NON RIPERCORRIAMO la sua strada da Kherson in Ucraina agli anni di gloria e drammi al Royal Ballet di Londra, basta riguardarsi il pluripremiato film Dancer di Steven Cantor per entrare in sintonia con il personaggio, un uomo non facile, eppure pronto a dare tutto se stesso nei progetti in cui crede. L’Inferno di Ross Freddie Ray è la cantica più lunga. 40 minuti a tinte forti, immersi nel video design – mapping di Yan Yanko e nella partitura di Miroslav Bako. A Polunin Ray chiede un tour de force nei suoi inconfondibili virtuosismi, pirouettes, salti, cadute, tutto da vivere con drammatico afflato e potenza. Polunin volteggia tra catene alla Spartacus in un Inferno da graphic novel animato: in scena in carne e ossa come lui c’è soltanto il giovane soprano Andjela Ninkovic, reminiscenza di Beatrice che a tratti appare, lo sfida e lo conforta. Yanko avvolge Polunin in una scena che cambia colori e forme, circondandolo con una folla digitale di piccoli uomini dannati, con enormi animali mostruosi che appaiono da montagne incandescenti. Un gigantesco Lucifero con gli occhi infuocati chiude la prima cantica. Musica roboante, eseguita in parte anche dal vivo, un film d’animazione che sembra un videogioco. Chissà cosa direbbe Dante.

foto di Silvia Lelli

30 MINUTI  di intervallo prima della seconda parte, 20 minuti tra Purgatorio e Paradiso. Per il primo, di e con Polunin, la video designer Marcella Grimaux firma una scena in 3D che dà l’idea del viaggio verso una meta, scenari che si aprono e trasformano, porte e scale che conducono alla luce, partitura per 8 archi e 4 flauti di Gregory Revert. È il luogo di passaggio che Polunin sente più vicino alla vicenda umana: lo coreografa con sincerità e con un timbro più credibile, intimo di quello che si respira nella prima cantica. La coreografia è molto debitrice al classico. È nel Paradiso di Jiří Bubenícek che Polunin viene spinto verso un linguaggio coreografico più contemporaneo in cui l’ascesi verso la perfezione viene raccontata nel cammino, con movimenti che da terra si elevano verso l’alto con una dinamica libera dai passi canonici. Set design di Otto Bubenícek, nove statue stilizzate con volto bianco che moltiplicano con timbro metafisico il protagonista. Composizione musicale di Kirill Richter giocata su percussioni in metallo.

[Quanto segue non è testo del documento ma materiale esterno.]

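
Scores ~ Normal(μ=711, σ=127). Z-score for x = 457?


z = (x - μ)/σ = (457 - 711)/127 = -2.0

z = -2.0


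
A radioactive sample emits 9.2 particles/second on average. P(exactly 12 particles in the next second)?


Poisson(λ=9.2): P(X=12) = e^(-λ)×λ^k/k!
= e^(-9.2) × 9.2^12 / 12!
≈ 0.0001010394018 × 367666387655 / 479001600 ≈ 0.077555

P(X=12) ≈ 0.077555 ≈ 7.76%


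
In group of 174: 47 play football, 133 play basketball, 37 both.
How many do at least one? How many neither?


|A∪B| = 47+133-37 = 143
Neither = 174-143 = 31

At least one: 143; Neither: 31


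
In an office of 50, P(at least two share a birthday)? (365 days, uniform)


P(all different) = Π(365-i)/365 for i=0..49
= 0.029626
P(match) = 1 - 0.029626 = 0.970374

P ≈ 0.9704 ≈ 97.04%


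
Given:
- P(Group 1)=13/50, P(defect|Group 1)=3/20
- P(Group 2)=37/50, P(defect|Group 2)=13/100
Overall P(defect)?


P(B) = Σ P(B|Aᵢ)×P(Aᵢ)
  3/20×13/50 = 39/1000
  13/100×37/50 = 481/5000
Sum = 169/1250

P(defect) = 169/1250 ≈ 13.52%


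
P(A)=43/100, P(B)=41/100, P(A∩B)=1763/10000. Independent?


P(A)×P(B) = 1763/10000
P(A∩B) = 1763/10000
Equal ✓ → Independent

Yes, independent


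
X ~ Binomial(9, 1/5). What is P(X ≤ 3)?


P(X ≤ 3) = Σ P(X=i) for i=0..3
P(X=0) = 262144/1953125
P(X=1) = 589824/1953125
P(X=2) = 589824/1953125
P(X=3) = 344064/1953125
Sum = 1785856/1953125

P(X ≤ 3) = 1785856/1953125 ≈ 91.44%


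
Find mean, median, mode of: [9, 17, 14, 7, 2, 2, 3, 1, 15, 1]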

Dante Metànoia si approfondisce verso la fine. Un debutto che ci auguriamo in progress: la struttura drammaturgica soffre al momento di uno sbilanciamento tra le parti. Ridondante l’Inferno e più di superficie di Purgatorio e Paradiso, comprensibile un intervallo di mezz’ora visto che Polunin (eccellente come sempre) è l’unico interprete, ma lo stacco è troppo lungo, anche in rapporto alla durata complessiva delle altre due cantiche. Dieci minuti di applausi.